À l'exemple de ce qu'il avait fait en 1677 et 1682, John Coxon, un fameux flibustier anglais, revient à Port Royal après avoir commis plusieurs pirateries. Cette fois, le gouverneur de la Jamaïque, le colonel Molesworth, est bien décidé à lui régler son compte. Dans l'extrait de sa lettre reproduit ici, il fait aussi référence à un autre forban, Bannister, que les Jamaïquains tentent de recapturer depuis son évasion de Port Royal voilà un peu plus d'un an et qui a tenté sans succès d'obtenir la protection de la France (voir la lettre de Molesworth, de mai 1685 et la correspondance du gouverneur de Saint-Domingue en janvier 1686).


Lieutenant-Governor Molesworth to William Blathwayt [extrait]
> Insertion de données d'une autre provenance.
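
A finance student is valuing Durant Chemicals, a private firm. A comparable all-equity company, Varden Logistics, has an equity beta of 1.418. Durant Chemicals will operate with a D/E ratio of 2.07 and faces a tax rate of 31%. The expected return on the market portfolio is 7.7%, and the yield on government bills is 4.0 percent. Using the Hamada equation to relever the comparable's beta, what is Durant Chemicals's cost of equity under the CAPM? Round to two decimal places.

β_L = β_U × [1 + (1 − t)(D/E)] = 1.418 × [1 + (1 − 0.31) × 2.07]
    = 1.418 × [1 + 0.69 × 2.07] = 1.418 × 2.4283 = 3.4433
MRP = 7.7% − 4.0% = 3.70%
E(R) = R_f + β_L × MRP = 4.0% + 3.4433 × 3.7% = 16.74%

16.74%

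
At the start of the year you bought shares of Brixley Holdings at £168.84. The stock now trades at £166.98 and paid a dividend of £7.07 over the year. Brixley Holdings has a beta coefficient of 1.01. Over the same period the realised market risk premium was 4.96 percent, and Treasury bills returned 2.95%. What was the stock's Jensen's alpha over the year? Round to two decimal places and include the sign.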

Jamaica, January 16, 1686 [26 janvier 1686].

(...)

Captain John Coxon, a notorious privateer, who took advantage of a clause in the Act for restraining and persuading pirates, to return to honest life, became very weary of it and reverted to piracy, has wearied again of that and returned here. His bond for good behaviour, when required, could not be found, but I have evidence against him, and have ordered him to be apprehended. The place of trial will be St. Jago de la Vega, where there will be fewer sympathisers among the jury.

A large ship of the Assiento has lain here for fourteen months waiting for a cargo of negroes. She is now ordered to load for Puerto Velo with six hundred only, rather than lose the favorable time, and if she cannot obtain that number here to sail for Curaçao. ...the ship was just starting for Curaçao, to the great discredit of this Island, when two of the African Company's ships arrived with five hundred negroes, which, with a few in the country, sufficed to make up the required number. Considering the importance of the occasion I agreed to provide a convoy, and Captain Mitchell will receive orders at the same time for the arrest of Bannister, whom he is as likely to encounter on this voyage as on any other. (...)


source: P.R.O. Calendar of State Papers, Colonial Series: America and West Indies, 1685-1688: no. 548.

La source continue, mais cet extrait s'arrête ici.